Henri Béhar : Non, pas dans l’immédiat, pour l’excellente raison que, si Breton avait, par testament, imposé un délai de cinquante ans pour la publication de sa correspondance, il n’en avait pas refusé la lecture. De telle sorte que, pour ma part, je n’en attends pas de révélation bouleversante. Je m’en explique ci-après.

 

Toujours indésirable, André Breton

Parce que vous estimez que le surréalisme est, de loin, le mouvement littéraire, artistique et bien davantage qui marquera l’histoire intellectuelle du XXe siècle en Europe.

Parce que vous admirez la personnalité d’André Breton, son meneur au pouvoir charismatique incontesté.

Parce que vous ne rejetez pas pour autant ceux qui se sont séparés de lui pour des motifs divers, voire opposés, tels Aragon, Char, Éluard, Tzara ou Vitrac.

Parce que vous n’êtes pas satisfait des formules convenues à son sujet, telles que « pape du surréalisme », « tyran sectaire », « dictateur intolérant », « faux révolutionnaire », etc.

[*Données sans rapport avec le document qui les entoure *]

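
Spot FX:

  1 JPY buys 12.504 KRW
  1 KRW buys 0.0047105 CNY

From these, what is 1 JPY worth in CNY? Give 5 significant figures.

1 JPY × 12.504 = 12.504 KRW
12.504 KRW × 0.0047105 = 0.0589001 CNY

JPY/CNY = 0.058900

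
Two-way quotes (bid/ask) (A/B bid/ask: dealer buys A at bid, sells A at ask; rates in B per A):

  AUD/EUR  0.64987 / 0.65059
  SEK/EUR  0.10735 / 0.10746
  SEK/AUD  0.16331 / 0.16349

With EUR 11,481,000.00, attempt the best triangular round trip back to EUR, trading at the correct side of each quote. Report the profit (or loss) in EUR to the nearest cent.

Net profit: EUR 106,325.00

Best loop EUR → AUD → SEK → EUR:
EUR 11,481,000.00 ÷ 0.65059 (buy AUD at ask) = AUD 17,647,058.82
AUD 17,647,058.82 ÷ 0.16349 (buy SEK at ask) = SEK 107,939,683.30
SEK 107,939,683.30 × 0.10735 (sell SEK at bid) = EUR 11,587,325.00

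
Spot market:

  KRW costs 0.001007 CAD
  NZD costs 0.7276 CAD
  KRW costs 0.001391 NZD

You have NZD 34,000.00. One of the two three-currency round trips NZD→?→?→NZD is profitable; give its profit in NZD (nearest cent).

Profitable loop is NZD → CAD → KRW → NZD:
NZD 34,000.00 × 0.7276 = CAD 24,738.40
CAD 24,738.40 ÷ 0.001007 = KRW 24,566,435
KRW 24,566,435 × 0.001391 = NZD 34,171.91
Profit = NZD 34,171.91 − NZD 34,000.00

Profit: NZD 171.91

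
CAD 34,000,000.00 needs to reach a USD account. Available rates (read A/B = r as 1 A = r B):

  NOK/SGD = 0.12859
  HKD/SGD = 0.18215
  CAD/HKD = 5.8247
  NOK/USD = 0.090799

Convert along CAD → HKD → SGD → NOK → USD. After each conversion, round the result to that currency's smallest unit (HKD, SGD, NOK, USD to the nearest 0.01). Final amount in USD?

CAD 34,000,000.00 × 5.8247 = HKD 198,039,800.00
HKD 198,039,800.00 × 0.18215 = SGD 36,072,949.57
SGD 36,072,949.57 ÷ 0.12859 = NOK 280,526,865.00
NOK 280,526,865.00 × 0.090799 = USD 25,471,558.82

USD 25,471,558.82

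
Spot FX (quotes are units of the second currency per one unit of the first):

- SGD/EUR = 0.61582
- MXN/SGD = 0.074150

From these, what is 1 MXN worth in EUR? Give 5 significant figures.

1 MXN × 0.074150 = 0.07415 SGD
0.07415 SGD × 0.61582 = 0.0456631 EUR

MXN/EUR = 0.045663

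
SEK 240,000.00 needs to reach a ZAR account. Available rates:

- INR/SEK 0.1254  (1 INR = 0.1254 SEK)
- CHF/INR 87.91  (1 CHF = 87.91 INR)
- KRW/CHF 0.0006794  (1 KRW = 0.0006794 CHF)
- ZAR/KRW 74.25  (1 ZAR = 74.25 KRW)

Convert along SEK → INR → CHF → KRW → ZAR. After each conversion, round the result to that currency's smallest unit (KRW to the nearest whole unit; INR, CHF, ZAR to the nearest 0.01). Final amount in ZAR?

ZAR 431,572.12

SEK 240,000.00 ÷ 0.1254 = INR 1,913,875.60
INR 1,913,875.60 ÷ 87.91 = CHF 21,770.85
CHF 21,770.85 ÷ 0.0006794 = KRW 32,044,230
KRW 32,044,230 ÷ 74.25 = ZAR 431,572.12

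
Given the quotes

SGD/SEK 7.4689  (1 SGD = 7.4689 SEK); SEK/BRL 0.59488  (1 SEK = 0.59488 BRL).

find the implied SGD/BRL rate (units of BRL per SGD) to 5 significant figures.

1 SGD × 7.4689 = 7.4689 SEK
7.4689 SEK × 0.59488 = 4.4431 BRL

SGD/BRL = 4.4431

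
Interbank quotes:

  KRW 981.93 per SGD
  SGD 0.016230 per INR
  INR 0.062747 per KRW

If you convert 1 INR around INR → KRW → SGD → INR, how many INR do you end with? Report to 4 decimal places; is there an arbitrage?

Around INR → KRW → SGD → INR: 1 ÷ 0.062747 ÷ 981.93 ÷ 0.016230 = 1.000018
Product ≈ 1 (deviation 0.002%, within rounding noise).

1.0000 (no arbitrage)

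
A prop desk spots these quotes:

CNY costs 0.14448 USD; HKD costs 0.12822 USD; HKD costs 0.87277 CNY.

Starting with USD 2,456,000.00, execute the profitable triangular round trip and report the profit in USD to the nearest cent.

Profitable loop is USD → CNY → HKD → USD:
USD 2,456,000.00 ÷ 0.14448 = CNY 16,998,892.58
CNY 16,998,892.58 ÷ 0.87277 = HKD 19,476,944.19
HKD 19,476,944.19 × 0.12822 = USD 2,497,333.78
Profit = USD 2,497,333.78 − USD 2,456,000.00

Profit: USD 41,333.78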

Parce que la sympathie ne vous empêche pas de garder la tête froide,

Vous décidez de reprendre la question à nouveaux frais. Vous relisez, la plume à la main, la totalité de ses écrits, puis tout ce qui s’est écrit sur son œuvre et sa vie. Vous formez alors le projet de lui consacrer une biographie. Non que les précédentes soient condamnées, mais parce qu’elles vous semblent fragmentaires, incomplètes ou partisanes. Vous reprenez l’enquête à zéro. Vous découvrez, par exemple, qu’on lui attribue deux dates de naissance : le 18 et le 19 février 1896. Pour en avoir le cœur net, comme la législation vous en donne le droit, vous réclamez à sa mairie de naissance un extrait d’état-civil. Vous constatez alors que, loin de se dissiper, les incertitudes ne font que croître puisque sur ces documents officiels il apparaît comme bigame ! Pris par le démon de l’absolue vérité, et parce que vous voulez comprendre la raison et l’intérêt de telles manipulations, aussi minimes soient-elles, vous vous faites ouvrir toutes les archives, publiques ou privées ; votre soif d’information et de vérification ne connaît plus de limites. C’est ainsi que vous découvrez le registre d’inscription de l’École de médecine de Nantes sur lequel André Breton a porté de sa main une date de naissance anticipée d’un jour, qui correspond à celle de sa cousine, dont il parle dans Les Vases communicants. Comme vous estimez que les textes imposent d’être lus et déployés dans toutes leurs dimensions référentielles, vous suivez la piste de ce nouveau personnage et vous arrivez à cette conclusion que le poète a procédé à un échange symbolique, non par étourderie, mais pour des raisons d’ordre… poétique et sentimental, nuançant le texte initial, lui donnant une tout autre épaisseur.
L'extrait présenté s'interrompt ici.